9. Wat zijn de gevolgen als er zich geen marktpartijen aanbieden? Blijft de verzamelaarsmarkt in zijn huidige vorm bestaan (toegankelijke producten voor iedereen rondom maatschappelijk en cultureel belangrijke thema’s)? Hoe groot is het risico dat muntverzamelaars afhaken en dat dit cultureel erfgoed van Nederland verdwijnt in zijn huidige vorm? Hoe verwacht u dat de verzamelaarsmarkt er zonder Nederlandse herdenkingsmunten komt uit te zien? Vindt u dit wenselijk?
10. Op welke manier heeft DNB de aanbestedingsprocedure voorbereid?
Beschikt DNB over voldoende capaciteiten en expertise om deze aanbesteding
te begeleiden en te beoordelen? Zijn de randvoorwaarden in de aanbesteding
van dien aard dat er redelijkerwijs geïnteresseerde munthuizen te vinden
zijn?
11. Volgens de memorie van toelichting bij het genoemde wetsvoorstel is het
munthuis dat de aanbesteding van herdenkingsmunten en munten voor
verzamelaars wint (hier gaat het dus niet over de aanbesteding met
betrekking tot circulatiemunten) verantwoordelijk voor het gehele proces
van promotie van de munt tot en met distributie; kunt u bevestigen dat dit
ook de opdracht is geweest naar DNB? Wie ziet toe op de inhoud van de
inschrijving en de aanbestedingsprocedure zodat de opdracht zoals
omschreven in de memorie van toelichting ook strikt wordt uitgevoerd? In
welke mate is het munthuis vrij om promotie en distributie te voeren en in
welke mate? Wat zijn de beperkingen van deze verantwoordelijkheid die is
opgelegd door DNB? Wat vindt u hiervan? 3)
12. Hoelang duurt het voorbereidings- en ontwikkeltraject van een
herdenkingsmunt en hoeveel verschillende herdenkingsmunten is DNB in 2020
voornemens te laten produceren, promoten en distribueren door de winnaar
van de aanbesteding? Welke herdenkingsmunten worden in 2020 uitgegeven qua
thema en wanneer worden de thema’s vastgesteld? Op welke manier bent u
betrokken bij het bepalen van de thema’s? Worden de thema’s UNESCO en
Nederlandse sporticonen voortgezet? Zo nee, waarom niet?

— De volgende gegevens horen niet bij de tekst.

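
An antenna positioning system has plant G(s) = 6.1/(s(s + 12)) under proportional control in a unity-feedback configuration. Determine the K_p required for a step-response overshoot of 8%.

K_p = 15

From %OS = 100·exp(−πζ/√(1−ζ²)) = 8%, ζ = −ln(0.08)/√(π²+ln²(0.08)) = 0.6266.
Characteristic equation s² + 12s + 6.1K_p = 0 gives ζ = 12/(2√(6.1K_p)).
Setting ζ = 0.6266: √(6.1K_p) = 12/(2·0.6266) = 9.576, so K_p = 91.7/6.1 = 15.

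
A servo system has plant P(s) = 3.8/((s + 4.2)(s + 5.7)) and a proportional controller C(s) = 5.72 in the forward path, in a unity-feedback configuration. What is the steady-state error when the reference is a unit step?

The loop is type 0. Static position error constant K_pos = C(0)·P(0) = 5.72·0.1587 = 0.9079.
Steady-state error to a unit step: e_ss = 1/(1+K_pos) = 1/1.908 = 0.524.

0.524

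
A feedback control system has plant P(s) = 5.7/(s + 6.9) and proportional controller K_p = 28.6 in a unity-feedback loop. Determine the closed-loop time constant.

Closed-loop transfer function: T(s) = K_p·P(s)/(1 + K_p·P(s)) = 163/(s + 6.9 + 163) = 163/(s + 169.9).
Time constant τ = 1/169.9 = 0.00589 s.

τ = 0.00589 s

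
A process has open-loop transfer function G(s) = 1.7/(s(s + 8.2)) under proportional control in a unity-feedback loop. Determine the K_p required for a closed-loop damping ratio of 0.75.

K_p = 17.6

Closed-loop characteristic equation: s² + 8.2s + K_p·1.7 = 0.
So ω_n = √(1.7K_p) and 2ζω_n = 8.2, giving ζ = 8.2/(2√(1.7K_p)).
Setting ζ = 0.75: √(1.7K_p) = 8.2/(2·0.75) = 5.467, so K_p = 29.88/1.7 = 17.6.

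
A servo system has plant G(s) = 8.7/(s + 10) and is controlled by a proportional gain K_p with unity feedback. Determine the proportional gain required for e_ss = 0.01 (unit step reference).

K_p = 114

The loop is type 0, so e_ss(step) = 1/(1 + K_pos) with K_pos = K_p·G(0).
G(0) = 0.87. Require 1/(1 + K_p·0.87) = 0.01, so 1 + 0.87·K_p = 100.
K_p = (100 − 1)/0.87 = 114.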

13. Kunt u ingaan op de controles op het munthuis door DNB? Klopt het dat
de Europese Centrale Bank (ECB) alle leveranciers van euromunten
controleert? Op welke manier zit er overlap in deze controle of de controle
tussen de ECB en DNB? Hoe wordt geborgd dat er geen dubbele taken worden
uitgevoerd?
14. Kost het uitgeven van herdenkingsmunten geld of levert het geld op voor
de schatkist? Welke mogelijkheden heeft DNB bekeken en welke keuzes zijn
gemaakt? Kunt u deze keuzes toelichten?
15. Heeft DNB de expertise om de taak van een munthuis/-ontwerper op te nemen in de muntadviescommissie? Welk effect zal dit hebben op de kwaliteit en de haalbaarheid van de munten?
16. Kunt u de vragen één voor één en ruim binnen de gestelde termijn van drie weken beantwoorden?